Step Six: Get Help (If Needed)

A good electronic risk analysis program makes it easy to develop good assessments and track corrective actions, and when combined with an incident management software solution, you can oversee all aspects of incidents – from reporting to tracking of corrective actions. Often, these programs enable workers to easily report safety incidents and hazards using their mobile devices. Many systems run off a centralized platform available across locations via the cloud, giving workers better access to quickly and easily create risk registers that show the hazards, risk levels, causes and preventative measures associated with any work process. Through the use of these software systems, JSAs can be viewed by employees – even through the use of their mobile devices – giving them better access to hazard and preventive information so they can work safer and more efficiently.

Maintaining a good JSA program is an ongoing and evolving process. If a workplace injury occurs, a review of the relevant JSA should occur to see if it had a shortcoming that may have contributed to the incident.
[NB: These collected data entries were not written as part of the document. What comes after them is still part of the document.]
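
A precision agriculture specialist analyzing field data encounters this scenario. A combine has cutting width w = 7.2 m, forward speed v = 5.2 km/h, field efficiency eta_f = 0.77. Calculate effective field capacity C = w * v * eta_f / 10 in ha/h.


C = w * v * eta_f / 10
  = 7.2 * 5.2 * 0.77 / 10
  = 28.83 / 10
  = 2.88 ha/h


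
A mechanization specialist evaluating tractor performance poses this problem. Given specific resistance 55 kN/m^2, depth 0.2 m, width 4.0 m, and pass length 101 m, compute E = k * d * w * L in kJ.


E = k * d * w * L
  = 55 * 0.2 * 4.0 * 101
  = 4444 kJ


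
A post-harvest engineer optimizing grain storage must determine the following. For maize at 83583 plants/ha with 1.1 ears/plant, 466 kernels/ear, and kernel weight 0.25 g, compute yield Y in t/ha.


Y = density * ears * kernels * kw
  = 83583 * 1.1 * 466 * 0.25 g/ha
  = 10711161.45 g/ha
  = 10711.16 kg/ha = 10.71 t/ha


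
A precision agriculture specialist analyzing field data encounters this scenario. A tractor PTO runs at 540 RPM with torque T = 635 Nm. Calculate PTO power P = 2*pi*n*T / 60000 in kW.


P = 2*pi*n*T / 60000
  = 2*pi * 540 * 635 / 60000
  = 2154504.24 / 60000
  = 35.91 kW


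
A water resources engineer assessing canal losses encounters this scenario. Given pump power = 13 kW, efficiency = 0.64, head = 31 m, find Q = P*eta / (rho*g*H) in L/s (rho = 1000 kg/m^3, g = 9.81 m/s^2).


Q = (P * 1000 * eta) / (rho * g * H)
  = (13 * 1000 * 0.64) / (1000 * 9.81 * 31)
  = 8320 / 304110
  = 0.02736 m^3/s = 27.36 L/s


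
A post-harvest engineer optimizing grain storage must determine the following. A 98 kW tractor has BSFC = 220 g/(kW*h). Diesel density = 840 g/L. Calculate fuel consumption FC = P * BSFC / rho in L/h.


FC = P * BSFC / rho_fuel
   = 98 * 220 / 840
   = 21560 / 840
   = 25.67 L/h


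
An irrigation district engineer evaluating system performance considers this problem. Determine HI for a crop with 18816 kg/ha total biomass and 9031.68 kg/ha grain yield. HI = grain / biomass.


HI = grain_yield / biomass
   = 9031.68 / 18816
   = 0.48


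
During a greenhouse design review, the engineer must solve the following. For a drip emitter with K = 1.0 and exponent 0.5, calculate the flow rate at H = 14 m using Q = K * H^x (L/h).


Q = K * H^x
  = 1.0 * 14^0.5
  = 1.0 * 3.7417
  = 3.74 L/h


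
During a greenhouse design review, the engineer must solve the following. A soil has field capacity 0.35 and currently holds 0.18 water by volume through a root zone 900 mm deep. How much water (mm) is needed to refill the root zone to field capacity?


SMD = (FC - theta) * D
    = (0.35 - 0.18) * 900
    = 0.170 * 900
    = 153 mm


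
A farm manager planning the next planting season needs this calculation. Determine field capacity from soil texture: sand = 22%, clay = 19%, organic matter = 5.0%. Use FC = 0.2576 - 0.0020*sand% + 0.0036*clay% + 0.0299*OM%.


FC = 0.2576 - 0.0020*22 + 0.0036*19 + 0.0299*5.0
   = 0.2576 - 0.0440 + 0.0684 + 0.1495
   = 0.4315


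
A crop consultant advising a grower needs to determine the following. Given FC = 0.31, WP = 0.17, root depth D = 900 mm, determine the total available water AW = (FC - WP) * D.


AW = (FC - WP) * D
   = (0.31 - 0.17) * 900
   = 0.14 * 900
   = 126 mm


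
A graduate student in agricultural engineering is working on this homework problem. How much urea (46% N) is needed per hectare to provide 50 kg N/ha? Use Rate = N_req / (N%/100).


Rate = N_required / (N_content / 100)
     = 50 / (46 / 100)
     = 50 / 0.46
     = 108.70 kg/ha


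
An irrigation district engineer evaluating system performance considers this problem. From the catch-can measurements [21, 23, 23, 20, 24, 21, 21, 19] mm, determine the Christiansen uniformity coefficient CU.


xbar = 172 / 8 = 21.500
sum|xi - xbar| = 11
CU = 100 * (1 - 11 / (8 * 21.500))
   = 100 * (1 - 0.0640)
   = 93.60%


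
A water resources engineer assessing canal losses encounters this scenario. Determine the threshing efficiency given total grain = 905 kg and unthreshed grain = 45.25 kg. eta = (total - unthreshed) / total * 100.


eta = (total - unthreshed) / total * 100
    = (905 - 45.25) / 905 * 100
    = 859.75 / 905 * 100
    = 95%


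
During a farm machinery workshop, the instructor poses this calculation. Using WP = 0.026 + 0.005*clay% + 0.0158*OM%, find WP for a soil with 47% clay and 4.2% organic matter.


WP = 0.026 + 0.005*47 + 0.0158*4.2
   = 0.026 + 0.2350 + 0.0664
   = 0.3274


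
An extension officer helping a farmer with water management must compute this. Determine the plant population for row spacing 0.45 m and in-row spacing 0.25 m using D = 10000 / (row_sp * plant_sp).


D = 10000 / (row_sp * plant_sp)
  = 10000 / (0.45 * 0.25)
  = 10000 / 0.1125
  = 88888.89 plants/ha


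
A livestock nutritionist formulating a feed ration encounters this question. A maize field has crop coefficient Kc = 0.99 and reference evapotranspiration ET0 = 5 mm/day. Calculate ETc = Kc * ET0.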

A good practice is to involve your workforce in a periodic review exercise for existing JSAs to make sure they still accurately capture the job tasks as performed today and address all associated risks.

FINAL WORD

It is critical to have accurate information about hazards that workers face every day. Today, mobile-optimized incident apps can be a valuable tool for employers to evaluate and prioritize which jobs to analyze. By offering front line workers the ability to report more accurate information and data around hazards, incidents and near misses, safety itself will be prioritized.